La prise de décision présidentielle est un exemple caricatural de cette tendance. Les principes fixés ont été plutôt clairs et il revient bien au Président de les affirmer. En revanche, on assiste depuis à des explications et des ajustements ce qui montre que la décision n’a pas été suffisamment préparée en amont que ce soit juridiquement ou même pratiquement. A titre d’exemple, on peut retenir le débat sur l’application du pass sanitaire aux centres commerciaux, au-dessus d’une certaine taille.

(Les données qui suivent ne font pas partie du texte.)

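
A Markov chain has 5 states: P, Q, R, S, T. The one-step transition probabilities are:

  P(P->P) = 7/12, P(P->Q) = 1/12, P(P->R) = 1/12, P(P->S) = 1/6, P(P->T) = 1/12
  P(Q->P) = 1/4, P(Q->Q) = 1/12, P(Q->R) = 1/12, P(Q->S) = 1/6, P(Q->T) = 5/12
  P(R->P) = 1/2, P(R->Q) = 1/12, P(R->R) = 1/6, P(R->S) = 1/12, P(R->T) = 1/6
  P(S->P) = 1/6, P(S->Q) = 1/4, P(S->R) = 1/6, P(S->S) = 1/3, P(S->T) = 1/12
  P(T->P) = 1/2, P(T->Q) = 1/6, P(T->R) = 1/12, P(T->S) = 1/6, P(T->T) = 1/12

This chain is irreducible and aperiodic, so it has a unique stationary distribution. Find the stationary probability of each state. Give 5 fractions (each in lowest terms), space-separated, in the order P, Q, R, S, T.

The stationary distribution satisfies pi = pi * P, i.e.:
  pi_P = 7/12*pi_P + 1/4*pi_Q + 1/2*pi_R + 1/6*pi_S + 1/2*pi_T
  pi_Q = 1/12*pi_P + 1/12*pi_Q + 1/12*pi_R + 1/4*pi_S + 1/6*pi_T
  pi_R = 1/12*pi_P + 1/12*pi_Q + 1/6*pi_R + 1/6*pi_S + 1/12*pi_T
  pi_S = 1/6*pi_P + 1/6*pi_Q + 1/12*pi_R + 1/3*pi_S + 1/6*pi_T
  pi_T = 1/12*pi_P + 5/12*pi_Q + 1/6*pi_R + 1/12*pi_S + 1/12*pi_T
with normalization: pi_P + pi_Q + pi_R + pi_S + pi_T = 1.

Using the first 4 balance equations plus normalization, the linear system A*pi = b is:
  [-5/12, 1/4, 1/2, 1/6, 1/2] . pi = 0
  [1/12, -11/12, 1/12, 1/4, 1/6] . pi = 0
  [1/12, 1/12, -5/6, 1/6, 1/12] . pi = 0
  [1/6, 1/6, 1/12, -2/3, 1/6] . pi = 0
  [1, 1, 1, 1, 1] . pi = 1

Solving yields:
  pi_P = 2291/5180
  pi_Q = 653/5180
  pi_R = 4/37
  pi_S = 7/37
  pi_T = 174/1295

Verification (pi * P):
  2291/5180*7/12 + 653/5180*1/4 + 4/37*1/2 + 7/37*1/6 + 174/1295*1/2 = 2291/5180 = pi_P  (ok)
  2291/5180*1/12 + 653/5180*1/12 + 4/37*1/12 + 7/37*1/4 + 174/1295*1/6 = 653/5180 = pi_Q  (ok)
  2291/5180*1/12 + 653/5180*1/12 + 4/37*1/6 + 7/37*1/6 + 174/1295*1/12 = 4/37 = pi_R  (ok)
  2291/5180*1/6 + 653/5180*1/6 + 4/37*1/12 + 7/37*1/3 + 174/1295*1/6 = 7/37 = pi_S  (ok)
  2291/5180*1/12 + 653/5180*5/12 + 4/37*1/6 + 7/37*1/12 + 174/1295*1/12 = 174/1295 = pi_T  (ok)

Answer: 2291/5180 653/5180 4/37 7/37 174/1295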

Au-delà des ajustements, se pose également une nouvelle fois la question de la cohérence des mesures entre elles. Par exemple, alors que cela n’avait pas été annoncé par le Président, Olivier Véran a déclaré aujourd’hui que le port du masque ne serait plus obligatoire dans les lieux soumis au pass sanitaire. C’est probablement souhaitable à long terme pour retourner à une vie plus normale, mais seulement lorsque la population aura été suffisamment vaccinée. Or ce n’est pas le cas à l’heure actuelle, nous sommes de plus en pleine poussée épidémique et nous avons que les tests ne sont pas infaillibles car ils génèrent des faux négatifs. C’est donc complètement contreproductif.
Pour en revenir à la communication, en temps de crise sanitaire, celle-ci devrait être beaucoup plus transparente. Elle devrait notamment présenter ses hypothèses de travail qui sous-tendent et justifient l’ensemble des mesures afin que la population comprenne pourquoi ces mesures sont prises comme par exemple « la transmission du virus est aéroportée donc j’impose le port du masque en lieu clos ». Cela permettrait de plus de justifier plus facilement des exceptions et de les rendre rationnelles alors qu’elles donnent parfois l’impression d’être prises en fonction de contingences politiques plutôt que scientifiques. Malheureusement ce travail de pédagogie n’est jamais fait et de plus, le gouvernement n’a jamais voulu reconnaître ses erreurs comme par exemple sur les masques.